In questi 12 anni di visite e rapporti con i monasteri, abbiamo stretto amicizia con alcuni monaci come gli amici camaldolesi dell’Eremo di Monte Giove a Fano con i quali condividiamo la passione per la birra trappista, o i fratelli dell’Eremo di San Giorgio a Bardolino ai quali invidiamo la vista (tra le più belle sul lago di Garda) e l’olio. Abbiamo conosciuto le pacifiche monache della famiglia monastica di Betlemme di Monte Camporeggiano che producono fantastici biscotti e non ultimi i monaci benedettini di Norcia e la loro birra.
In tutti questi incontri ci siamo sempre domandati come un ragazzo o una ragazza di 20 o più possano decidere di passare la propria esistenza dentro le mura di un monastero e passare la propria vita in situazioni di clausura in una monotonia di preghiera e lavoro.
Non crediamo in questo mondo che non ha più valori, quelli che hanno vissuto e sostenuto l’esistenza dei nostri genitori e nonni nel XX secolo, pensando che avrebbero sostenuto anche la nostra esistenza e quella dei nostri figli. Il mondo è cambiato, stiamo vivendo un’altra epoca fatta di non valori dove ciò che per noi era certo pare non avere più consistenza. Ci chiediamo quindi cosa il monachesimo abbia da dire oggi.
C’è un grido nel cuore dell’uomo che desidera la felicità, lo stesso grido che in ogni uomo in questo mondo ogni mattina muove l’animo verso qualsiasi azione.
Anche nel Medioevo, ai principi del Medioevo pochi anni dopo la devastazione barbarica nell’anno 500 pareva tutto senza valore, tutto sciupato dalle mani dell’uomo che non sapeva dove volgere lo sguardo perchè con le proprie mani aveva distrutto ciò che di buono aveva ricevuto dai propri padri. La storia ce l’ha sempre raccontato come un momento buio per l’umanità svuotata di valori.

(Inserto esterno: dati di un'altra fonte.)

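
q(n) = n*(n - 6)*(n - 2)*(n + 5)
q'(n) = n*(n - 6)*(n - 2) + n*(n - 6)*(n + 5) + n*(n - 2)*(n + 5) + (n - 6)*(n - 2)*(n + 5) = 4*n^3 - 9*n^2 - 56*n + 60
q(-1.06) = -90.23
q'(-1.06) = 104.48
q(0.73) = 28.00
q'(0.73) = 15.88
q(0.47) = 21.75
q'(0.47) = 32.11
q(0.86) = 29.53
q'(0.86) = 7.73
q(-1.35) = -121.33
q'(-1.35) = 109.36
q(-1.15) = -99.72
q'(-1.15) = 106.41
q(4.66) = -160.45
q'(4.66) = 8.38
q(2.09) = -5.21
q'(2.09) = -59.84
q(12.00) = 12240.00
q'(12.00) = 5004.00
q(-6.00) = 576.00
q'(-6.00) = -792.00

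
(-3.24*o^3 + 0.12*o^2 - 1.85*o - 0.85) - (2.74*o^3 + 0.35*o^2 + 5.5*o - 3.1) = -5.98*o^3 - 0.23*o^2 - 7.35*o + 2.25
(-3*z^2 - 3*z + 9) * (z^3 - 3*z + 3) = -3*z^5 - 3*z^4 + 18*z^3 - 36*z + 27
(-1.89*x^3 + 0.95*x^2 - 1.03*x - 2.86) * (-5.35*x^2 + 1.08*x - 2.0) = 10.1115*x^5 - 7.1237*x^4 + 10.3165*x^3 + 12.2886*x^2 - 1.0288*x + 5.72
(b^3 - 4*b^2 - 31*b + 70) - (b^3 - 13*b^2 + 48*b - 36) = 9*b^2 - 79*b + 106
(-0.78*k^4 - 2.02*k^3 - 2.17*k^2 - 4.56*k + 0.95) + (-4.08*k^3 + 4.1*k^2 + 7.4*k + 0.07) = -0.78*k^4 - 6.1*k^3 + 1.93*k^2 + 2.84*k + 1.02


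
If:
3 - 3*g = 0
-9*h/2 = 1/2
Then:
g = 1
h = -1/9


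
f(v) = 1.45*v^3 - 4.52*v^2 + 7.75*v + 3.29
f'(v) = 4.35*v^2 - 9.04*v + 7.75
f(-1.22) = -15.53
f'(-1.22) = 25.25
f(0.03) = 3.52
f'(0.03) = 7.48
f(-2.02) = -42.76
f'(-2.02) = 43.76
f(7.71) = 458.91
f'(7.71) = 196.63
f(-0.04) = 2.97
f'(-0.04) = 8.12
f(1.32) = 8.98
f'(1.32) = 3.40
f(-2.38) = -60.31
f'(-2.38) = 53.91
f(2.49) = 16.95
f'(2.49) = 12.21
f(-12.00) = -3246.19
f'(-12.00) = 742.63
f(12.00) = 1951.01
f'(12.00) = 525.67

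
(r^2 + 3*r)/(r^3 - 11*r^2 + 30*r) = (r + 3)/(r^2 - 11*r + 30)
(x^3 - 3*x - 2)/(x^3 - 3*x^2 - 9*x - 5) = (x - 2)/(x - 5)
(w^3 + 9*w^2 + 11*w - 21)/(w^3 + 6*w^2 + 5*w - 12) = (w + 7)/(w + 4)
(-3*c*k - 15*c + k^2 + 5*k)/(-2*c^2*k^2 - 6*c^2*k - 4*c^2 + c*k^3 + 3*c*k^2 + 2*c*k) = (3*c*k + 15*c - k^2 - 5*k)/(c*(2*c*k^2 + 6*c*k + 4*c - k^3 - 3*k^2 - 2*k))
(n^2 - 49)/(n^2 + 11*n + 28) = (n - 7)/(n + 4)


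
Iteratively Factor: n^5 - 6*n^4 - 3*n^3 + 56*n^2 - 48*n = (n - 1)*(n^4 - 5*n^3 - 8*n^2 + 48*n) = (n - 1)*(n + 3)*(n^3 - 8*n^2 + 16*n) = (n - 4)*(n - 1)*(n + 3)*(n^2 - 4*n) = (n - 4)^2*(n - 1)*(n + 3)*(n)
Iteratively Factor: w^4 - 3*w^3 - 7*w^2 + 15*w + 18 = (w + 2)*(w^3 - 5*w^2 + 3*w + 9) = (w - 3)*(w + 2)*(w^2 - 2*w - 3) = (w - 3)^2*(w + 2)*(w + 1)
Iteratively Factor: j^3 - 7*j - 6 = (j - 3)*(j^2 + 3*j + 2) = (j - 3)*(j + 2)*(j + 1)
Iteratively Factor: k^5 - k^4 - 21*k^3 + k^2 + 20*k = (k - 1)*(k^4 - 21*k^2 - 20*k) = (k - 5)*(k - 1)*(k^3 + 5*k^2 + 4*k) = (k - 5)*(k - 1)*(k + 4)*(k^2 + k) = (k - 5)*(k - 1)*(k + 1)*(k + 4)*(k)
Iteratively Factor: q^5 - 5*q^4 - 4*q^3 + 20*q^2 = (q - 2)*(q^4 - 3*q^3 - 10*q^2) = q*(q - 2)*(q^3 - 3*q^2 - 10*q) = q^2*(q - 2)*(q^2 - 3*q - 10) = q^2*(q - 5)*(q - 2)*(q + 2)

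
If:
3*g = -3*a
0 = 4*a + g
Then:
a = 0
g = 0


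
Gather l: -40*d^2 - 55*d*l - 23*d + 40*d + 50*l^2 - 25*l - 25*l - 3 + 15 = -40*d^2 + 17*d + 50*l^2 + l*(-55*d - 50) + 12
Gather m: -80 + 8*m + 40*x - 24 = 8*m + 40*x - 104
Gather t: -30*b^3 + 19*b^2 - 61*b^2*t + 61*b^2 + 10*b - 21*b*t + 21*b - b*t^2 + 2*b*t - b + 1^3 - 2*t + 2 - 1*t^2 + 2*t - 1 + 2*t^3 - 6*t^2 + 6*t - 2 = -30*b^3 + 80*b^2 + 30*b + 2*t^3 + t^2*(-b - 7) + t*(-61*b^2 - 19*b + 6)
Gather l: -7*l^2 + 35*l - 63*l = -7*l^2 - 28*l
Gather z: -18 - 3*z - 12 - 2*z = -5*z - 30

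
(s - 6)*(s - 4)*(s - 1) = s^3 - 11*s^2 + 34*s - 24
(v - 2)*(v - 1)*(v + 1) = v^3 - 2*v^2 - v + 2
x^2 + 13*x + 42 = (x + 6)*(x + 7)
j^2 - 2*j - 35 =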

Ma c’è stato un uomo nel 500, Benedetto, nato a Norcia da famiglia ricca, un uomo che ha cambiato il verso della storia. San Benedetto ci viene descritto da San gregorio Magno (suo biografo) come un ragazzo che non voleva vivere una vita dissoluta. Voleva piacere solo a Dio.
Nel prologo della Regola di San Benedetto troviamo questa frase: “Chi è l’uomo che vuole la vita e arde dal desiderio di vedere giorni felici?…… Se vuoi avere la vita, quella vera ed eterna, guarda la tua lingua dal male e le tue labbra dalla menzogna. Allontanati dall’iniquità, opera il bene, cerca la pace e seguila.”
Con questa Regola San Benedetto ha la presunzione di rispondere quindi a quel desiderio di felicità che grida in ogni uomo. Proponendo una vita di privazioni, di solitudine dentro le mura di un monastero, scandendo la giornata dalla preghiera e dal lavoro. L’esatto contrario di ciò che quel tempo dissennato proponeva e allo stesso modo propone oggi.
A guardar bene la regola indica una sola cosa, che la vita sia unita nel rapporto con Cristo. Percui il mangiare, il bere, il lavorare, il vegliare e il pregare hanno come unico scopo l’unità dell’uomo con Cristo. Ce ne hanno dato testimonianza i monaci e le monache che abbiamo incontrato in questi anni. Monotonia e ripetitività di vita in realtà non sono altro che una ricerca insistente, innamorata, di Cristo. E’ questo il “segreto” del monachesimo, dal quale è scaturita la civiltà moderna.
Che paradosso da dentro le mura e dalla solitudine del monastero sono nati ospedali, cultura, scienza, sapienza, democrazia, tecnica, carità, solidarietà che hanno cambiato il volto della società nei secoli seguenti. I valori che credavamo potessero sostenere anche oggi la nostra esistenza, ma ci sbagliavamo, non siamo stati attenti, essi sono il frutto del rapporto col Mistero senza il quale questi valori si spogliano di consistenza.
Questo è quello che ancora oggi ci propone il monachesimo e il Natale è ogni anno l’occasione per riscoprirlo. Noi siamo ben lieti di sostenere queste comunità. Esse sono ancora oggi un faro verso cui volgere lo sguardo. Lo facciamo non per un’opera di bene, questo è il frutto forse, ma per riscoprire ogni volta il loro “segreto”.